The majority of migrants work in the industrial sectors both manufacturing and construction, agriculture, service industries and domestic work (ILO, 2015). Women mostly engaged in domestic works. Several studies have revealed the migrant workers are engaged in 3-D jobs, dangerous, dirty and demanding which most of the non-migrant workers prefer less. Those jobs are longer in hours with less pay and the working conditions are often poor. Migrant workers are more likely to get exposed to high temperatures, loud noises, and extreme vibrations, fast work speeds and longer hours. At the same time, there have been reports of human rights violations, abuse and workplace violence.
Due to poor occupational safety, migrant workers are particularly vulnerable to poor health outcomes both mental as well as physical, occupational injuries and fatalities. Millions of occupational fatalities have been reported mainly due to poor occupational safety. There are employers in the GCC and other countries and the manpower agencies in the host countries that recruit labourers mainly from low and middle-income countries (LMICs) by luring them with fraudulent and false promises. Those migrant workers, mainly women, end up with abuse, slaved, mistreated and deprived of basic medical and healthcare services. Many of them also become the victim of sexual violence and harassment besides workplace associated injuries.

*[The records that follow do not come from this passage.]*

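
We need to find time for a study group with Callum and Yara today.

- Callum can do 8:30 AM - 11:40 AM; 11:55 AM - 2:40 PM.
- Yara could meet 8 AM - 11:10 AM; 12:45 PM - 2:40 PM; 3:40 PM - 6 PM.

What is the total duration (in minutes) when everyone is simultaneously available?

275

Callum ∩ Yara: 08:30-11:10, 12:45-14:40.
Summing the common windows: 160 + 115 = 275 minutes.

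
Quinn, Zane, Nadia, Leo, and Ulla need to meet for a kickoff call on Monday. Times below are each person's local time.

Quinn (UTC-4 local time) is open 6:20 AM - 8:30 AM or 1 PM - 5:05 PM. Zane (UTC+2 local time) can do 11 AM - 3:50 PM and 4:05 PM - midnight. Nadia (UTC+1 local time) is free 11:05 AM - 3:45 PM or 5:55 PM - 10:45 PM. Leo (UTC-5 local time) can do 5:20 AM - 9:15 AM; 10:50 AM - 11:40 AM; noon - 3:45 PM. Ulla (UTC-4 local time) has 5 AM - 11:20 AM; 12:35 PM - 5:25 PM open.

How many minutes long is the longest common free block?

Quinn in UTC: 10:20-12:30, 17:00-21:05 (add 4h to convert from UTC-4).
Zane in UTC: 09:00-13:50, 14:05-22:00 (subtract 2h to convert from UTC+2).
Nadia in UTC: 10:05-14:45, 16:55-21:45 (subtract 1h to convert from UTC+1).
Leo in UTC: 10:20-14:15, 15:50-16:40, 17:00-20:45 (add 5h to convert from UTC-5).
Ulla in UTC: 09:00-15:20, 16:35-21:25 (add 4h to convert from UTC-4).
Quinn ∩ Zane: 10:20-12:30, 17:00-21:05.
Quinn ∩ Zane ∩ Nadia: 10:20-12:30, 17:00-21:05.
Quinn ∩ Zane ∩ Nadia ∩ Leo: 10:20-12:30, 17:00-20:45.
Quinn ∩ Zane ∩ Nadia ∩ Leo ∩ Ulla: 10:20-12:30, 17:00-20:45.
The longest is 17:00-20:45 at 225 minutes.

225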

The limited access to basic health service due to language barrier and change in immigration status, limited coverage, if any, of health insurance at the destination countries, poor working and living conditions, extreme environmental conditions of some of the destination countries, and lack of social and familial support system often have negative consequences on the health of the migrants and further deteriorate their health status both physical and mental. There has been the provision of pre-medical checkup of migrants which screen for both physical fitness and contagious infectious disease but do not screen for mental illness.
Owing to vulnerabilities of migrant workers and their inherent predisposition to both physical and mental health in their destination countries have a profound impact even after their return to home. There are limited numbers of studies about the health problems of migrant workers from Nepal. Therefore, research studies are needed to prioritise the health needs of the labour migrants as well as age and cause-specific detail data on the morbidity and mortality of the migrants so as to develop appropriate strategies to prevent unnatural deaths in the coming days.
The Government of Nepal has prioritised migration health at its recent national health policy, 2076 with the provisions of pre-medical checkup, a medical check-up at the destination countries and health check-up after their return. It has also provisions of providing preventive health services and increasing their access to curative services at the destination countries and developing migration health information systems. In this context, all stakeholders from the government to manpower agencies to recruiting agencies should come together to effectively implement migration health policies, guidelines and strategies to improve the well-being of migrants both at the destination countries as well as at home.